Predicting Classification Accuracy When Adding New Unobserved Classes
This work addresses the challenge of estimating classifier performance in real-world scenarios where not all classes are known during training, which is incremental but improves practical evaluation in domains like object detection and face recognition.
The paper tackles the problem of predicting a multiclass classifier's accuracy on unobserved classes by introducing the 'reversed ROC' (rROC) measure and a neural-network-based algorithm called CleaneX, which achieves significantly better predictions than current state-of-the-art methods on simulations and real datasets.

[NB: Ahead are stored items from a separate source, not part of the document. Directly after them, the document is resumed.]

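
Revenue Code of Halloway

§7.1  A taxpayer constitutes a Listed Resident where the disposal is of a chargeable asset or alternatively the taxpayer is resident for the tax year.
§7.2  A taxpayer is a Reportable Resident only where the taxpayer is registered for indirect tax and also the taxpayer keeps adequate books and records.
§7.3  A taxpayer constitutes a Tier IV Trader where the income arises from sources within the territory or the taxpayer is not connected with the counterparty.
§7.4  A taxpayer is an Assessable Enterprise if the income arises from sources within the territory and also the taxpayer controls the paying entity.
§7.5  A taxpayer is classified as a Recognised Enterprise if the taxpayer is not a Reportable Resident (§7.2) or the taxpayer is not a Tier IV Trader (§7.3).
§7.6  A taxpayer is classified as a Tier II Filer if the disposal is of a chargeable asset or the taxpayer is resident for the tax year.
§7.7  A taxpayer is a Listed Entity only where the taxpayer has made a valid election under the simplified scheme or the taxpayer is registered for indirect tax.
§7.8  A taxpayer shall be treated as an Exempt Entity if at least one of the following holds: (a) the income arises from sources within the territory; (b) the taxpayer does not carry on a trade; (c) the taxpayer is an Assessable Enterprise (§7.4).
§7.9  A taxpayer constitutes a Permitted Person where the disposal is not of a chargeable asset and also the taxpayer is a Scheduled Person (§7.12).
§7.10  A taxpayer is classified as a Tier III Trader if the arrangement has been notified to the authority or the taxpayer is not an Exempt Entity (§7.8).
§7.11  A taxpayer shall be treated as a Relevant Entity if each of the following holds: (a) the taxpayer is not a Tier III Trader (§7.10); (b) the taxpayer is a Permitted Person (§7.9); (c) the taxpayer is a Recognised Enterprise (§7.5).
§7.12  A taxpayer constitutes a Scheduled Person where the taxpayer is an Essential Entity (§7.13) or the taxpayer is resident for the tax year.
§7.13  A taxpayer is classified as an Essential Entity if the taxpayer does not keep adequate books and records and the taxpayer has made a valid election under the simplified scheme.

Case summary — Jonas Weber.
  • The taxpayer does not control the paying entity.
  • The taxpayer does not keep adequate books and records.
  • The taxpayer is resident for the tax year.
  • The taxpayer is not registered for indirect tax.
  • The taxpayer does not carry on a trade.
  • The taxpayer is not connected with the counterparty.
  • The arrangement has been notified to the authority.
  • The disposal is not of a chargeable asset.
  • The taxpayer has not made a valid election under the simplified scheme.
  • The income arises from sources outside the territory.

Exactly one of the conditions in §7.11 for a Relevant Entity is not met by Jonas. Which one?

Under §7.4: the income arises from sources within the territory? no; and the taxpayer controls the paying entity? no. So the taxpayer is not an Assessable Enterprise.
Under §7.8: the income arises from sources within the territory? no; or the taxpayer does not carry on a trade? yes; or Assessable Enterprise (§7.4)? no. So the taxpayer is an Exempt Entity.
Under §7.10: the arrangement has been notified to the authority? yes; or not an Exempt Entity (§7.8)? no. So the taxpayer is a Tier III Trader.
Under §7.13: the taxpayer does not keep adequate books and records? yes; and the taxpayer has made a valid election under the simplified scheme? no. So the taxpayer is not an Essential Entity.
Under §7.12: Essential Entity (§7.13)? no; or the taxpayer is resident for the tax year? yes. So the taxpayer is a Scheduled Person.
Under §7.9: the disposal is not of a chargeable asset? yes; and Scheduled Person (§7.12)? yes. So the taxpayer is a Permitted Person.
Under §7.2: the taxpayer is registered for indirect tax? no; and the taxpayer keeps adequate books and records? no. So the taxpayer is not a Reportable Resident.
Under §7.3: the income arises from sources within the territory? no; or the taxpayer is not connected with the counterparty? yes. So the taxpayer is a Tier IV Trader.
Under §7.5: not a Reportable Resident (§7.2)? yes; or not a Tier IV Trader (§7.3)? no. So the taxpayer is a Recognised Enterprise.
Under §7.11: not a Tier III Trader (§7.10)? no; and Permitted Person (§7.9)? yes; and Recognised Enterprise (§7.5)? yes. So the taxpayer is not a Relevant Entity.

Tier III Trader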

Multiclass classifiers are often designed and evaluated only on a sample from the classes on which they will eventually be applied. Hence, their final accuracy remains unknown. In this work we study how a classifier's performance over the initial class sample can be used to extrapolate its expected accuracy on a larger, unobserved set of classes. For this, we define a measure of separation between correct and incorrect classes that is independent of the number of classes: the "reversed ROC" (rROC), which is obtained by replacing the roles of classes and data-points in the common ROC. We show that the classification accuracy is a function of the rROC in multiclass classifiers, for which the learned representation of data from the initial class sample remains unchanged when new classes are added. Using these results we formulate a robust neural-network-based algorithm, "CleaneX", which learns to estimate the accuracy of such classifiers on arbitrarily large sets of classes. Unlike previous methods, our method uses both the observed accuracies of the classifier and densities of classification scores, and therefore achieves remarkably better predictions than current state-of-the-art methods on both simulations and real datasets of object detection, face recognition, and brain decoding.